Recipe: Gujarati Kadhi

Kitchari and Kadhi

By Renu Jain Chandarana

If there’s one thing that Gujarati food is famous for, it’s the hint of sugar found in nearly every dish that is made. Maybe that’s why I like Gujarati kadhi so much. It’s sweet and tangy and garlicky. I haven’t met anyone who hasn’t loved this soup – with just one bite you really do fall in love. It manages to hit all of your taste buds in one bite – sweet, salty, tangy, spicy and a tiny bit bitter if you bite into a fenugreek seed. It’s velvety-smooth and personally, I like to drink it hot, from a tiny little stainless steel bowl.
Let’s start from the beginning, kadhi is an Indian soup made from chickpea flour (besan) and yogurt. How amazing is it that you can make such a delicious dish with only two simple ingredients as the base? These two ingredients are pretty much the only things similar between the regional kadhis you can find in India. I’m only familiar with the North Indian (Punjabi) and Gujarati variations. Punjabi kadhi is tempered with cumin, fenugreek seeds, asafetida, dried red chilies, coriander, turmeric,onions, and ginger.

Gujarati Kadhi

It’s usually served with a mung bean dumpling (mung ki dal pakora) soaking in it alongside basmati rice and roti. Gujarati kadhi is tempered with black mustard seeds, cumin, cloves, fenugreek seeds, curry leaves, red chilies, a pinch of turmeric, garlic, ginger and palm sugar. It’s usually served poured on top of kitchari – a mixture of rice and mung daal with some kind of green vegetable curry, like green beans, or peas and potato curry. Gujarati kadhi has less turmeric so it’s not as yellow as its North Indian counterpart, and since it’s eaten poured on top of kichari, it’s typically thinner in consistency as well.

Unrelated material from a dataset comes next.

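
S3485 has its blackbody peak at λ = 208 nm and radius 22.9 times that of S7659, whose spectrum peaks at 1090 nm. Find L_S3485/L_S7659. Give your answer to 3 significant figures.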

This is Indian comfort food – food that feeds your brain and your soul. It’s high in protein and is a great way to serve Indian food to your kids, especially little ones who are just starting to eat! I used to serve mashed kadhi and rice (or quinoa) to my kids before they even turned one and they have loved it ever since. This sweeter version might just be a winner in your home too!

Note: It doesn’t freeze well since it’s made primarily with yogurt. Also, do not use Greek yogurt! Every time I have tried making kadhi with Greek yogurt it curdles. I use plain 2% or Balkan style 6% yogurt. You could substitute buttermilk for the yogurt, just reduce the amount of water you add to the mix. I did not add red chilies to mine as my kids eat this, so feel free to add one long, dried, red chili to your temper to add a kick!

 

GUJARATI KADHI: Gluten Free Chickpeas Flour In Wooden Scoop

1 cup plain yogurt

2 cups water

2 Tbsp chickpea flour

 

Masala Temper:

1 ½ Tbsp oil or ghee

½ tsp black mustard seeds

6-8 curry leaves

½ tsp cumin seeds

¼ tsp fenugreek seeds

3 cloves

pinch of turmeric Turmeric Root (curcuma Longa)

2 cloves of garlic (or one giant clove) minced

1 tsp minced ginger (I use a microplane to grate it)

scant Tablespoon of palm sugar (Gurd/Jaggery) or regular white or brown sugar

salt to taste

 

In a medium bowl, whisk together yogurt, water and chickpea flour until there are no lumps.

 

Heat oil or ghee in a medium pot on your stove over medium heat. Add the black mustard seeds, curry leaves, cumin, fenugreek seeds and cloves. Roast the spices until the mustard seeds start to pop. Do not brown the spices too much. You might have to lift the pot off the stove and swirl the spices around to keep them moving, preventing them from getting burned or too dark on one side. Add the turmeric, garlic, and ginger, and then give the yogurt mixture a quick whisk and add it quickly into the temper. You don’t want to brown the garlic or ginger. Continue to whisk the spices with the yogurt mixture on medium heat until it starts to simmer and thicken. The chickpea flour is a thickener and will give a lot of body to the kadhi.

 

Depending on your personal preference, you may want to add a little bit more water to thin it out. Allow to simmer for another 10 – 15 minutes, stirring occasionally. Be watchful that the kadhi does not boil over your pot on to your stove. Add salt and the sugar at the very end to your personal taste and simmer again for a few minutes. (If you’ve never had sweetened kadhi before, I do recommend trying it with the scant tablespoon of sugar to get the full Gujarati flavor of sweetened kadhi.)

Remove from heat and serve piping hot with kitchari, rice, roti or all three! How do you like to eat your kadhi? Have you seen my Kitchen Sink Kitchari recipe? This kadhi pairs beautifully with it!